Sono dell'idea che una baby sitter, all'occorrenza, debba saper stare col bambino E espletare alcuni compiti ordinari connessi (cambiare il pannolino, fargli il bagno se richiesto e se necessario, dargli da mangiare) e sicuramente riordinare la confusione generata dalle attività sue con il bambino. Inoltre deve essere ben conscia dei pericoli, di cosa puo' succedere quando ci sono bambini piccoli in giro (che notoriamente ancora non hanno piena coscienza dei pericoli).
Ovviamente deve essere retribuita il giusto.


Claudia ha detto...

La storia dei lavori domestici delle babysitter mi ricorda un mio lavoro di gioventù di cui condivido il ricordo con una risata.
Avrei dovuto occuparmi del bambino, e niente altro. Cercavo proprio un lavoro così, perché ero disposta ad avere una paga modesta in cambio di tempo libero per studiare mentre il bambino dormiva.
Però, già che ero lì... dovevo riempire la lavatrice, accenderla, a tempo debito spegnerla, cosa vuoi che sia? poi stendere il bucato, una volta asciutto stirarlo, lavare il pavimento (in camera del bambino 2 volte al giorno, nel resto della casa solo una!) cucinare per il bambino e già che c'ero preparare la cena per la famiglia.

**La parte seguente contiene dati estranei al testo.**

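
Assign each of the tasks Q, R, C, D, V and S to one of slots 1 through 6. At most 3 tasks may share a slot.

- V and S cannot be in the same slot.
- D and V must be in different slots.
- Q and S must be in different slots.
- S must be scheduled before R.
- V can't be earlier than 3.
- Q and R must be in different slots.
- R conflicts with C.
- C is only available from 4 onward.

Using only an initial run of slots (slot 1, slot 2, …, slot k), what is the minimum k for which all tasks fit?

4 slots

The precedence chain requires at least 2 distinct slots.
With at most 3 per slot and 6 tasks, at least 2 slots are needed.
C can't be placed before 4, so the schedule must run through at least slot 4.
4 works (last occupied slot: 4): for example V -> 3; D -> 1; Q -> 3; S -> 1; C -> 4; R -> 2.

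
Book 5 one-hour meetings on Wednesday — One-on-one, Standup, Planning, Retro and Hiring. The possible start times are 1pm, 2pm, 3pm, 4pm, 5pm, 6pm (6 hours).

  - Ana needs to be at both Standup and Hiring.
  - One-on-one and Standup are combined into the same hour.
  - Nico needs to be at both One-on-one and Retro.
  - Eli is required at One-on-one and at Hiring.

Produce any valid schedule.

One-on-one=1pm; Standup=1pm; Hiring=2pm; Retro=2pm; Planning=1pm

Checking: Standup(1pm) != Hiring(2pm); One-on-one(1pm) != Hiring(2pm); One-on-one(1pm) != Retro(2pm); One-on-one = Standup = 1pm.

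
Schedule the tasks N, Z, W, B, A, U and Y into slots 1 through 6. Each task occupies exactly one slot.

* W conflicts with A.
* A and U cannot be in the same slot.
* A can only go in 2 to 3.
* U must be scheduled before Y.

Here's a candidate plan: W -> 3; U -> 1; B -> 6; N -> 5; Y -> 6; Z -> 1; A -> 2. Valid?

Yes

U must be scheduled before Y — holds.
W conflicts with A — holds.
A and U cannot be in the same slot — holds.
A can only go in 2 to 3 — holds.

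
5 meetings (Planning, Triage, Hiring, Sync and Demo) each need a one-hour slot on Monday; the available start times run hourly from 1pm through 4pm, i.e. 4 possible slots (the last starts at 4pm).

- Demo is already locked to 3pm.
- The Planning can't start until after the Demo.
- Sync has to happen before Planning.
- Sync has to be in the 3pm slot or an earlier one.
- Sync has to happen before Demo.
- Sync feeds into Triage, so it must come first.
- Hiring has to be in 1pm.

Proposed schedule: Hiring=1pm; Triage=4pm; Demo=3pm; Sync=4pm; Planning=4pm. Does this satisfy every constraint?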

Ovviamente i piatti della cena e della colazione andavano lavati e riposti, poi... assolutamente non dovevo fare niente! ma, già che c'ero, le lenzuola del bambino andavano cambiate tutti i giorni, e una volta a settimana potevo ben lavare i vetri, un'altra le porte, una i mobiletti, gli interruttori della luce! e rifare i letti... niente lavori domestici, mi raccomando! ma nel giorno stabilito prima di rifare i letti c'era da cambiare le lenzuola, lavarle, asciugarle e stirarle e, già che c'ero, battere i materassi, aspirarli e girarli, poi, già che ero in bagno o per stendere o per ritirare il bucato, dovevo pulire il bagno. Ma lavori domestici no, non ne avrei dovuti fare.
La stessa "signora" non sopportava il fatto che mio padre mi accompagnasse in macchina, che non si era mai vista una babysitter con l'autista!
Mi dispiacque lasciare il bambino, (e questo lo dico senza risate) che con me stava facendo grandi progressi (prima non parlava e non camminava, non perché avesse dei problemi, solo perché nessuno l'aveva mai invitato a provarci) ma trovai un altro lavoro.

UnUomo.InCammino ha detto...

> pretendeva tra le varie cose, che la mia amica mettesse in ordine i giocattoli delle sue tre creature

Che abominio!
Come diseducare i figli e umiliare una persona.
E' proprio vero: le cose positive vanno a braccetto e pure i "peggi" vanno a braccetto.